Thursday, May 18, 2023

Hilton Head Island: slow sail to Cape Lookout


I was tired when I reached the slip Tuesday afternoon.  I had done something I almost never do and entered harbor after dark the preceding night, anchoring in Port Royal Sound at 0130. The last time I entered a harbor after dark was Rio de Janeiro with Carol on THE HAWKE OF TUONELA in 2001.  

I anchored in the sound twice Tuesday.  The second time was when I tried to get underway at 0800 with light wind from the east, but against the outgoing tide.  GANNET’s bow pointed toward the mouth of Skull Creek, but GPS proved we were going backwards so I anchored again at 0845, raising anchor again at 1200 when light wind filled from the south and the tide changed.  It took us two and a half miles to cover the five miles to the slip.  A blazing 2 knot average, but then that’s what we mostly made up to Cape Lookout and back.  Four days up; almost five days back.  250 miles each way.

The top photo shows what it was like.  Closehauled against less than seven knots of wind.  It was usually not unpleasant, but it was slow.

We had the full moon with us on the way up and almost no moon on the way back.

On the image of our track, the shadow that goes out from Southport is Frying Pan Shoal.  The line that shows us crossing it is the route back.  The shoal goes out thirty miles, but can be crossed in 35’-40’ of water where we did in settled conditions, and they were certainly settled.

I could receive NOAA weather much of the time and it didn’t prove very useful.  Saturday evening on the way back, I stood in the companionway and studied the sky and the sea and checked the barometer, which was steady.  NOAA was predicting a wind shift from south at 6 knots  to northeast at 20 that night, and I said to myself I do not see it coming.  The reason I didn’t is because it didn’t.  Sunday was just like Saturday.

We did finally get northeast wind on Monday and the little boat finally made some speed and surfed down waves.

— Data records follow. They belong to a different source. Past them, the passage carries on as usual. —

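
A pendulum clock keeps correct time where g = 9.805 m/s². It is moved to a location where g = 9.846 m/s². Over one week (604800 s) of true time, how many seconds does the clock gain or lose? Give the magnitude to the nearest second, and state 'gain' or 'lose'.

The clock's period scales as T ∝ 1/√g, so T'/T = √(9.805/9.846) = 0.997916.
In 604800 s of true time the clock registers 604800/0.997916 = 606063.2 s, so it gains 1263 s.

gain 1263 s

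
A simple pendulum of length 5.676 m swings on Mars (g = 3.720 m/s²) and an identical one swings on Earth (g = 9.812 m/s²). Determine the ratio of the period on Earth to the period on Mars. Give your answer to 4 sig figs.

T ∝ 1/√g, so T₂/T₁ = √(g₁/g₂) = √(3.720/9.812) = 0.6157.

0.6157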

I used five gallons of water in twelve days which is a daily consumption of .41 of a gallon, slightly higher than the .37 I usually used on passages during GANNET’s circumnavigation.  One reason for this is that while at anchor in Cape Lookout Bight, I did not wash my measuring cup or spoon over the side but used fresh water.  There were six or seven other boats at anchor.

I arrived at Cape Lookout on Tuesday and was there three nights.  Wednesday was windy and on Thursday, Richard who was anchored on a nearby boat came by in his dinghy and asked if I would like a ride ashore.  I accepted and he powered us over to a landing near the lighthouse where I walked to the former lighthouse keeper’s home which is now a museum.  There is a ferry that brings daytrippers over during the summer, a small store, and several boardwalk trails.  Quite pleasant and pretty.  I thank Richard for his consideration.

Of the Pelagic, on the Friday morning I started back I again engaged it and again it went spontaneously into Standby.  I gave it one more try.  Same result.  So Raymarine steered us home.

On the way up I had the pleasure of setting the asymmetrical for the first time in more than a year.

Being on GANNET was good, but I did not like always being so close to land.  I was never more than thirty miles offshore.  If I ever sail to Cape Lookout again, I’ll wait until three days of south wind are forecast and head offshore fifty or more miles before gybing.  Too many boats, ships and buoys in close.

I’ll go over the passage log and post it soon for those of you who want to read it.  I also will upload three short videos to YouTube.  Nothing exciting.  Not everything needs to be recorded.

I really enjoyed that first hot shower when I got home, and I am struck by how quickly I have lost my legs.  I use my upper body sailing GANNET and other muscles constantly fighting gravity, but twelve days without walking except for a half hour when Richard took me ashore, and biking to and from GANNET yesterday was a chore.  One of the good things about muscles is that when you use them they come back, even when you are seriously old.

1 comment:

David Hughes said...

Sounds like a modestly successful and rewarding jaunt up the coast! Looking forward to the Passage Log and the videos!